Hailing from the same golf club as the Molinari brothers in Turin, the 29 year old counts the older of the two – Edoardo – as a great influence on his career over the previous few campaigns, having experienced life in The Race to Dubai for the first time in 2013.
Delpodio failed to keep his card during a first sojourn at the top of the game 12 months ago, finishing 143rd in the season-long list, but he has been in solid form so far on the second tier en route to two top ten finishes.
The first of those came at the Fred Olsen Challenge de España where he finished in a tie for third on the island of La Gomera, and he returns to his homeland this week fresh off a share of ninth in the biggest event of the season so far, the Kazakhstan Open.
He therefore heads to Olgiata in the Italian capital in good form and excited to try and pick up a maiden Challenge Tour title, as well as a first victory in Italy.

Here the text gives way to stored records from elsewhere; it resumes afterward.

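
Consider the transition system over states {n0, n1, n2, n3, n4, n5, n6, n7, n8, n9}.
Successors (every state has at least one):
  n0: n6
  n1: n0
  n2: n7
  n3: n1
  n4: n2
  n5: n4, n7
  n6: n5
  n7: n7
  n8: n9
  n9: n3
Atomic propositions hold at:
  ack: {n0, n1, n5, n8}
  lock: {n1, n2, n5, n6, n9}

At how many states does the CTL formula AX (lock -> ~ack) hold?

8

Sat(~ack) = {n2, n3, n4, n6, n7, n9}
Sat(lock -> ~ack) = {n0, n2, n3, n4, n6, n7, n8, n9}
Sat(AX (lock -> ~ack)) = {s : every successor in {n0, n2, n3, n4, n6, n7, n8, n9}} = {n0, n1, n2, n4, n5, n7, n8, n9}
|Sat(AX (lock -> ~ack))| = |{n0, n1, n2, n4, n5, n7, n8, n9}| = 8.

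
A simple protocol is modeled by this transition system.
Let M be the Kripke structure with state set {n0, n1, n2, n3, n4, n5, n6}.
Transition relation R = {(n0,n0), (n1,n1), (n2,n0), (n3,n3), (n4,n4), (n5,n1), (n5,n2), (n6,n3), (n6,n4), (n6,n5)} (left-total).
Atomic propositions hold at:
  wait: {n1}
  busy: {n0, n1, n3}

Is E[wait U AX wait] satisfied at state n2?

Sat(AX wait) = {s : every successor in {n1}} = {n1}
E[wait U AX wait]: least fixpoint, start Z0 = Sat(AX wait) = {n1}, add states in Sat(wait) with some successor in Z. Already a fixed point.
Sat(E[wait U AX wait]) = {n1}
n2 ∉ Sat(E[wait U AX wait]) = {n1}, so the formula does not hold at n2.

No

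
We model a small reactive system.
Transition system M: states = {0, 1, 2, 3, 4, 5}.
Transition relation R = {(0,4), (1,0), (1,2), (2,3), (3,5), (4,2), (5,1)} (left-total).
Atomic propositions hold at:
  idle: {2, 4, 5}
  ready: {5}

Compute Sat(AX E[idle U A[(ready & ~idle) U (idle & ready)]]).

{3}

Sat(~idle) = {0, 1, 3}
Sat(ready & ~idle) = ∅
Sat(idle & ready) = {5}
A[(ready & ~idle) U (idle & ready)]: least fixpoint, start Z0 = Sat((idle & ready)) = {5}, add states in Sat(ready & ~idle) with every successor in Z. Already a fixed point.
Sat(A[(ready & ~idle) U (idle & ready)]) = {5}
E[idle U A[(ready & ~idle) U (idle & ready)]]: least fixpoint, start Z0 = Sat(A[(ready & ~idle) U (idle & ready)]) = {5}, add states in Sat(idle) with some successor in Z. Already a fixed point.
Sat(E[idle U A[(ready & ~idle) U (idle & ready)]]) = {5}
Sat(AX E[idle U A[(ready & ~idle) U (idle & ready)]]) = {s : every successor in {5}} = {3}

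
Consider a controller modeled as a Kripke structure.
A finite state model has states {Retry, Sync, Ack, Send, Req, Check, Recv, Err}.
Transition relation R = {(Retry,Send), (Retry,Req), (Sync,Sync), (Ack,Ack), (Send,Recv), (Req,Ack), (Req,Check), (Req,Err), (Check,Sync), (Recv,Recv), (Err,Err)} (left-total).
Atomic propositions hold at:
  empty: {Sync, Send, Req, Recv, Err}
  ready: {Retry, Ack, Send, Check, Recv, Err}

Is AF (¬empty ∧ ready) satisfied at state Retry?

Yes

Sat(¬empty) = {Retry, Ack, Check}
Sat(¬empty ∧ ready) = {Retry, Ack, Check}
AF (¬empty ∧ ready): least fixpoint, start Z0 = {Retry, Ack, Check}, add states with every successor in Z. Already a fixed point.
Sat(AF (¬empty ∧ ready)) = {Retry, Ack, Check}
Retry ∈ Sat(AF (¬empty ∧ ready)) = {Retry, Ack, Check}, so the formula holds at Retry.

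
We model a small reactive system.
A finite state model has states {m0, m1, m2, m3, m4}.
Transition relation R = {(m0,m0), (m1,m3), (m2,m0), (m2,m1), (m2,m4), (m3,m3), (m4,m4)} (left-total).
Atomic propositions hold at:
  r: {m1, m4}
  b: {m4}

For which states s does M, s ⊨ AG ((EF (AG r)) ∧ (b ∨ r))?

AG r: greatest fixpoint, start Z0 = {m1, m4}, keep only states in Sat with every successor in Z. Z1 = {m4}; fixed.
Sat(AG r) = {m4}
EF (AG r): least fixpoint, start Z0 = {m4}, add states with some successor in Z. Z1 = {m2, m4}; fixed.
Sat(EF (AG r)) = {m2, m4}
Sat(b ∨ r) = {m1, m4}
Sat((EF (AG r)) ∧ (b ∨ r)) = {m4}
AG ((EF (AG r)) ∧ (b ∨ r)): greatest fixpoint, start Z0 = {m4}, keep only states in Sat with every successor in Z. Already a fixed point.
Sat(AG ((EF (AG r)) ∧ (b ∨ r))) = {m4}

{m4}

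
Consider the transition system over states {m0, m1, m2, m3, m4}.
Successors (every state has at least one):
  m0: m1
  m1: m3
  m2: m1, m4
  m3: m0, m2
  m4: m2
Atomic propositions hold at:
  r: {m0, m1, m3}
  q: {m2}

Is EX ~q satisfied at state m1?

Sat(~q) = {m0, m1, m3, m4}
Sat(EX ~q) = {s : some successor in {m0, m1, m3, m4}} = {m0, m1, m2, m3}
m1 ∈ Sat(EX ~q) = {m0, m1, m2, m3}, so the formula holds at m1.

Yes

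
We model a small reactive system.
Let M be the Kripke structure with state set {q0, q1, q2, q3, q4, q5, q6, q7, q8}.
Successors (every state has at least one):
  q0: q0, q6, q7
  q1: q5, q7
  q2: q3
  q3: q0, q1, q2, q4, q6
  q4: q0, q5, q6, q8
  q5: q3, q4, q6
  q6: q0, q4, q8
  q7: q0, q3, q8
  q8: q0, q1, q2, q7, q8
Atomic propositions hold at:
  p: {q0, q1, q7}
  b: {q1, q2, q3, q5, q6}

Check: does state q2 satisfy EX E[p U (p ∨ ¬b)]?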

“I played well in Kazakhstan to finish in the top ten,” said the 29 year old. “I was happy, but I could have done some things better, like in any week. It was the biggest tournament of the season, and so one shot less costs you a lot of money, but I am happy about my game and am looking forward to playing this week in Rome.
“I’ve heard the golf course is in really good shape and that they have made a couple of changes over the last few years, and by all accounts it is going to be very difficult. You will need a very solid game from tee to green as a result, as they have made it longer and the fairways tighter, so everything will be a challenge.
“It is a very fair course, and if you play well you can score well, which is good. Sometimes you don’t always have to play that well to score well. I’m playing good at the moment though, so I am looking forward to a good week. I’m 34th on the Ranking so I need a good event to move up, and I’ve never won in Italy, so you never know.
“It is tough because you need to finish top five to get some really good movement in the Rankings, and the guys are good, that’s the truth. The scoring is low, in Kazakhstan the winning score was 19 under, and you need to play well and go under par every day. There are not many secrets to it – just play well, hit greens, make putts, go low and that’s it.
“I’m feeling good though and I’m playing well. I’ve been putting in some good work with my coach Massimo Scarpa the last month or so, and since then I am getting better every week, so I am confident about my game. You never know though, you have to be patient, and just find your week.”
Delpodio is part of a 20 strong Italian challenge some 30 kilometres north of Rome, with the likes of Alessandro Tadini (28th), Niccolo Quintarelli (29th), Filippo Bergamaschi (48th) and Lorenzo Gagli (51st) all in position on the Challenge Tour Rankings to contend for a place in the all-important top 15 with a strong finish to the season.
They are joined at the final event of the season to be staged on European soil by nine of this season’s tournament victors, the most high-profile of which is Benjamin Hebert, who is still in search of a third victory of the season that would ensure him of an automatic return to The European Tour if he were to achieve the feat for the second time in his career.
In 2001 he won three titles in quick succession to do just that, and having struggled in the years hence, his victories in Norway and France have given him the opportunity once again to fast track his graduation.
Mark Tullo won his first title in four years at the VACON OPEN last month and is subsequently in a good position to return to The Race to Dubai next season at seventh place on the Rankings, thanks also to two consecutive top ten finishes in his last couple of starts.
Matthew Fitzpatrick is in the field again this week as he tees it up for the sixth time on the Challenge Tour this season off the back of an eighth place finish in Kazakhstan, which matched the former US Amateur Champion's best of the campaign.
Sweden’s Pelle Edberg also returns to the venue where he lost a play-off to Sam Little the last time the tournament was played in 2011, and he will hope to rediscover that form as he looks to move up from 49th on the Rankings.